Here is the query that was causing our problem (object names have been changed):
SELECT Table1Id
FROM Table1
WHERE Unit = ?
We were receiving a bad execution plan for this query due to nvarchar being used for the Unit parameter. The Unit column is defined as varchar(50) in the table. See the below demonstration for the table structure including constraints and indexes.
The application is written in Java and uses the JDBC driver for SQL Server from Inet software. The application does not specify the data types of the parameters in their queries and relies on the driver to do that for them. It turns out that the driver is choosing nvarchar(4000) for the Unit parameter.

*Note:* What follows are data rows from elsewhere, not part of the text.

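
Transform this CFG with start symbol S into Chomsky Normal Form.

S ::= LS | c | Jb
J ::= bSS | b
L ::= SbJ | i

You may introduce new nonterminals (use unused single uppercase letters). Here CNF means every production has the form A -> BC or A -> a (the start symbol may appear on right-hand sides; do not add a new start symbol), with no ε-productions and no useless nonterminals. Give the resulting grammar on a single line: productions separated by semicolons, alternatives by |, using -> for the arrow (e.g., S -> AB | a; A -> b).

S -> c | JA | LS; A -> b; B -> SS; C -> AJ; J -> b | AB; L -> i | SC

No ε-productions.
No unit productions to eliminate.
TERM: introduce A -> b and substitute in every rule of length ≥2.
BIN: J -> ASS becomes J -> AB, B -> SS; L -> SAJ becomes L -> SC, C -> AJ.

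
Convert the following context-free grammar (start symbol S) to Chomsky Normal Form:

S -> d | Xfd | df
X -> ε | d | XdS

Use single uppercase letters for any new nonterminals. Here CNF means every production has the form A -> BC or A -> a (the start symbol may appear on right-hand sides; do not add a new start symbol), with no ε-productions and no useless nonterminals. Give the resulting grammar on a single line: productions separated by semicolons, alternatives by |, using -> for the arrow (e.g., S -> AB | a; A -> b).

Nullable: {X}; after ε-elimination: S -> d | df | fd | Xfd; X -> d | dS | XdS.
No unit productions to eliminate.
TERM: introduce B -> d, A -> f and substitute in every rule of length ≥2.
BIN: S -> XAB becomes S -> XC, C -> AB; X -> XBS becomes X -> XD, D -> BS.

S -> d | AB | BA | XC; A -> f; B -> d; C -> AB; D -> BS; X -> d | BS | XD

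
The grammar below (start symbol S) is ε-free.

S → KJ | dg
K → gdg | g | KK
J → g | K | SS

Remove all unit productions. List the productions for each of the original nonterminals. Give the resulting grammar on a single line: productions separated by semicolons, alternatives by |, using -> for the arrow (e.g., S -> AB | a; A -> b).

S -> KJ | dg; J -> g | KK | SS | gdg; K -> g | KK | gdg

Unit productions: J->K.
Unit pairs (A ⇒* B via units): (J,K).
S: inherits non-unit rules of {S} → KJ | dg.
J: inherits non-unit rules of {J, K} → KK | SS | g | gdg.
K: inherits non-unit rules of {K} → KK | g | gdg.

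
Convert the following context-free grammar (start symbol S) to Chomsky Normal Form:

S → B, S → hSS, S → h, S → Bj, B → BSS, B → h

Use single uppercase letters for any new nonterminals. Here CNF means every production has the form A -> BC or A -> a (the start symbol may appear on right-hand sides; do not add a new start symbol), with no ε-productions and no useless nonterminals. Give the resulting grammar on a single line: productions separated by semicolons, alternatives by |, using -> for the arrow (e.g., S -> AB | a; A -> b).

No ε-productions.
After unit-elimination: S -> h | Bj | BSS | hSS; B -> h | BSS.
TERM: introduce C -> h, A -> j and substitute in every rule of length ≥2.
BIN: B -> BSS becomes B -> BD, D -> SS; S -> BSS becomes S -> BE, E -> SS; S -> CSS becomes S -> CF, F -> SS.

S -> h | BA | BE | CF; A -> j; B -> h | BD; C -> h; D -> SS; E -> SS; F -> SS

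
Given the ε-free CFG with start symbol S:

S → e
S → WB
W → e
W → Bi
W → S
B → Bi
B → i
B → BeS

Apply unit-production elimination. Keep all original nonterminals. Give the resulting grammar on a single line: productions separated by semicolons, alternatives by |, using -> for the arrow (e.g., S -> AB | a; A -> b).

S -> e | WB; B -> i | Bi | BeS; W -> e | Bi | WB

Unit productions: W->S.
Unit pairs (A ⇒* B via units): (W,S).
S: inherits non-unit rules of {S} → WB | e.
B: inherits non-unit rules of {B} → BeS | Bi | i.
W: inherits non-unit rules of {S, W} → Bi | WB | e.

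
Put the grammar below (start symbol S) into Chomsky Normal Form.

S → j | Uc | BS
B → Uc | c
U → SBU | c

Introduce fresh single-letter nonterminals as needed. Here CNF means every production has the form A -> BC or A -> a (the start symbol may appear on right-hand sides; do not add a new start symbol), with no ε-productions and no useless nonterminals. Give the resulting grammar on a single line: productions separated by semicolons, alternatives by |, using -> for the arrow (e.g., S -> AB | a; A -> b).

No ε-productions.
No unit productions to eliminate.
TERM: introduce A -> c and substitute in every rule of length ≥2.
BIN: U -> SBU becomes U -> SC, C -> BU.

S -> j | BS | UA; A -> c; B -> c | UA; C -> BU; U -> c | SC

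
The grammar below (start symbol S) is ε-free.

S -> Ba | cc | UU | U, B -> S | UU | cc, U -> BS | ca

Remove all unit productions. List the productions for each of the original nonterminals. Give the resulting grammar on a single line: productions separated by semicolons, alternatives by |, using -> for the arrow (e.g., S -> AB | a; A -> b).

S -> BS | Ba | UU | ca | cc; B -> BS | Ba | UU | ca | cc; U -> BS | ca

Unit productions: B->S, S->U.
Unit pairs (A ⇒* B via units): (B,S), (B,U), (S,U).
S: inherits non-unit rules of {S, U} → BS | Ba | UU | ca | cc.
B: inherits non-unit rules of {B, S, U} → BS | Ba | UU | ca | cc.
U: inherits non-unit rules of {U} → BS | ca.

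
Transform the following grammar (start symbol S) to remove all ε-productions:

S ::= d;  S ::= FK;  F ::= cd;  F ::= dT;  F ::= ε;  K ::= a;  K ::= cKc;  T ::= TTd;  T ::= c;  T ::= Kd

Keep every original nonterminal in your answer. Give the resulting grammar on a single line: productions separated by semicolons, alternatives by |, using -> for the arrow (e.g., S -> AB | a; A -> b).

Nullable set: {F}.
S -> FK: F nullable, giving FK | K.
Drop F -> ε.
Unchanged (no nullable symbols): S -> d; F -> cd; F -> dT; K -> a; K -> cKc; T -> Kd; T -> TTd; T -> c.

S -> K | d | FK; F -> cd | dT; K -> a | cKc; T -> c | Kd | TTd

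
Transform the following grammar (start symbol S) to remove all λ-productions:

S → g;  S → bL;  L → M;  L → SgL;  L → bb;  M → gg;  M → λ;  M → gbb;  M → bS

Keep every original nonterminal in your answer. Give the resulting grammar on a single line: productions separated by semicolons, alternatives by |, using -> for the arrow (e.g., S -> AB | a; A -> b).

S -> b | g | bL; L -> M | Sg | bb | SgL; M -> bS | gg | gbb

Nullable set: {L, M}.
S -> bL: L nullable, giving b | bL.
L -> M: M nullable, giving M.
L -> SgL: L nullable, giving Sg | SgL.
Drop M -> λ.
Unchanged (no nullable symbols): S -> g; L -> bb; M -> bS; M -> gbb; M -> gg.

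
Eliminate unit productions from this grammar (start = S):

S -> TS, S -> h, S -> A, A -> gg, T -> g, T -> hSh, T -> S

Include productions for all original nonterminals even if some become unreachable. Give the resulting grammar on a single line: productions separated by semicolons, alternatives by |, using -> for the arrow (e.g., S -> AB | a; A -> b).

Unit productions: S->A, T->S.
Unit pairs (A ⇒* B via units): (S,A), (T,A), (T,S).
S: inherits non-unit rules of {A, S} → TS | gg | h.
A: inherits non-unit rules of {A} → gg.
T: inherits non-unit rules of {A, S, T} → TS | g | gg | h | hSh.

S -> h | TS | gg; A -> gg; T -> g | h | TS | gg | hSh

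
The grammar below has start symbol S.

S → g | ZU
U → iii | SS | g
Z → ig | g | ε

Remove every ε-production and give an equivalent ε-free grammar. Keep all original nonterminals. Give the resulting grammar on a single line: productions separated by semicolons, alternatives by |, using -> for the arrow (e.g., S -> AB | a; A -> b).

S -> U | g | ZU; U -> g | SS | iii; Z -> g | ig

Nullable set: {Z}.
S -> ZU: Z nullable, giving U | ZU.
Drop Z -> ε.
Unchanged (no nullable symbols): S -> g; U -> SS; U -> g; U -> iii; Z -> g; Z -> ig.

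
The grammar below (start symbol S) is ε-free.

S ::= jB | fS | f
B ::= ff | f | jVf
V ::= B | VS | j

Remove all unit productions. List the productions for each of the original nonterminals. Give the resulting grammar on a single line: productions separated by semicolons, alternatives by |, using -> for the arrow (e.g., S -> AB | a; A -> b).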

Once the application was modified to convert the parameter to varchar, CPU utilization dropped to below 5%.
Here is what the above query was changed to in the application:
SELECT Table1Id
FROM Table1
WHERE Unit = cast(? AS VARCHAR)
I am able to duplicate the issue with pure T-SQL. Please see below for a demonstration of the problem.
Setup the environment:
SET NOCOUNT ON
CREATE TABLE Table1
(
Table1Id int IDENTITY(1, 1) NOT NULL,
Unit varchar(50) COLLATE SQL_Latin1_General_CP1_CI_AS NOT NULL,
CONSTRAINT PK_Table1 PRIMARY KEY NONCLUSTERED (Table1Id),
CONSTRAINT uniq_Unit UNIQUE CLUSTERED (Unit)
)
INSERT INTO Table1 (Unit)
SELECT TOP 1000000 REPLACE(NEWID(), '-', '')
FROM SomeLargeTable
INSERT INTO Table1 (Unit) VALUES('abcdefghijklmnopqrstuvwxyz')
CREATE STATISTICS Stats1 ON Table1 (Table1Id) WITH FULLSCAN
CREATE STATISTICS Stats2 ON Table1 (Unit) WITH FULLSCAN
Turn on the option in SQL Server Management Studio to include the actual execution plan by hitting Ctrl+M or by selecting "Include Actual Execution Plan" in the Query menu.
Bad execution plan:
DECLARE @Unit1 nvarchar(50)
SET @Unit1 = 'abcdefghijklmnopqrstuvwxyz'
SELECT Table1Id
FROM Table1
WHERE Unit = @Unit1

Good execution plan:
DECLARE @Unit2 varchar(50)
SET @Unit2 = 'abcdefghijklmnopqrstuvwxyz'
SELECT Table1Id
FROM Table1
WHERE Unit = @Unit2

Here are the two execution plans together, ran as a batch to show cost (nvarchar/bad one is first):

Notice how the query that used nvarchar for the parameter costs 100% in the batch.
Cleanup the environment:
DROP TABLE Table1
This issue would have been avoided if the application used stored procedures or if it wasn't left up to the driver to determine what data type to use for the parameter.
Note: This occurs on the SQL collations only and not the Windows ones. Thanks Mladen for testing that out.